To encourage a broader perspective and taking in to account the actual positive developments and strengthening of relevant IHL over the last decade is to us in line with the mandate of this meeting which is to discuss the implementation of international humanitarian law regarding mines other than anti-personnel mines, and to report to the meeting of the High Contracting Parties later in the year.
We would like to underline the usefulness of adhering to the actual mandate of this meeting of experts and not fall in to the trap of conclude too early that there should be a need to develop a new Protocol or further amend existing Protocol II. Before we have established what real value that could possibly be achieved from a legal perspective and what kind a problem we are to respond to from an operational perspective we would caution against embarking on yet another futile process in this forum. Previous experience in the CCW demonstrates the necessity of identifying a common objective amongst the High Contracting Parties. Such past experience including the long-lasting discussions on mines other than anti-personnel mines and the lack of any agreement in 2006 on neither the nature of any humanitarian impact of anti-vehicle mines; on their military utility; nor on how to adress such humanitarian impact. If current use of anti-vehicle mines represents a humanitarian problem and a violation of IHL, there is an obvious solution to the problem. That solution is not likely to found within the CCW.

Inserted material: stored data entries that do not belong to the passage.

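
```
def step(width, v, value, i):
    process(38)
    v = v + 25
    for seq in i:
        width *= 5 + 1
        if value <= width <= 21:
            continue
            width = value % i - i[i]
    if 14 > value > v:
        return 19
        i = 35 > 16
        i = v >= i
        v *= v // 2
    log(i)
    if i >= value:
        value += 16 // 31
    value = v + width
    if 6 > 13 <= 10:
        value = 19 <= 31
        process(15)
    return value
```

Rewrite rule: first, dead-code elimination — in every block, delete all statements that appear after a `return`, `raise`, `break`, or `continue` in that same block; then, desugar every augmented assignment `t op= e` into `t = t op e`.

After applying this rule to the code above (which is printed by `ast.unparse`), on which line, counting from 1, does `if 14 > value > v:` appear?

Transformed code:
def step(width, v, value, i):
    process(38)
    v = v + 25
    for seq in i:
        width = width * (5 + 1)
        if value <= width <= 21:
            continue
    if 14 > value > v:
        return 19
    log(i)
    if i >= value:
        value = value + 16 // 31
    value = v + width
    if 6 > 13 <= 10:
        value = 19 <= 31
        process(15)
    return value

8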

We now have an opportunity to exchange views on anti-vehicle mines, and we particularly look forward to listening to humanitarian organisations and their experience and information regarding what impact the use of anti-vehicle mines has in the field. As always, realities in the field should inform and guide our discussions on adequate and appropriate responses to address the negative impact caused by anti-vehicle mines. We hope that discussions during this meeting will focus on factual evidence, on humanitarian issues, on principles – and not drown in technical details with little meaning for those facing the danger caused by anti-vehicle landmines. We expect to be enlightened, to learn more about the impact that anti-vehicle mines cause, and to move forward in our understanding of how international humanitarian law is implemented with regard to these weapons.
We expect that the report that will be submitted to the Meeting of the High Contracting Parties later this year will adequately reflect our discussions and include presentations, information and arguments presented by humanitarian organisations. We also hope that the report will demonstrate to what extent there is a convergence of views amongst the High Contracting Parties and a common wish to address the humanitarian impact caused by anti-vehicle mines, or whether positions remain as distant and irreconcilable as in the past.
In conclusion, we would also like to inform the High Contracting Parties that the Norwegian Armed Forces are currently conducting an assessment of its stockpiles of such mines, and a decision has already been made to destroy a significant number of the anti-vehicle mines currently in Norwegian stocks.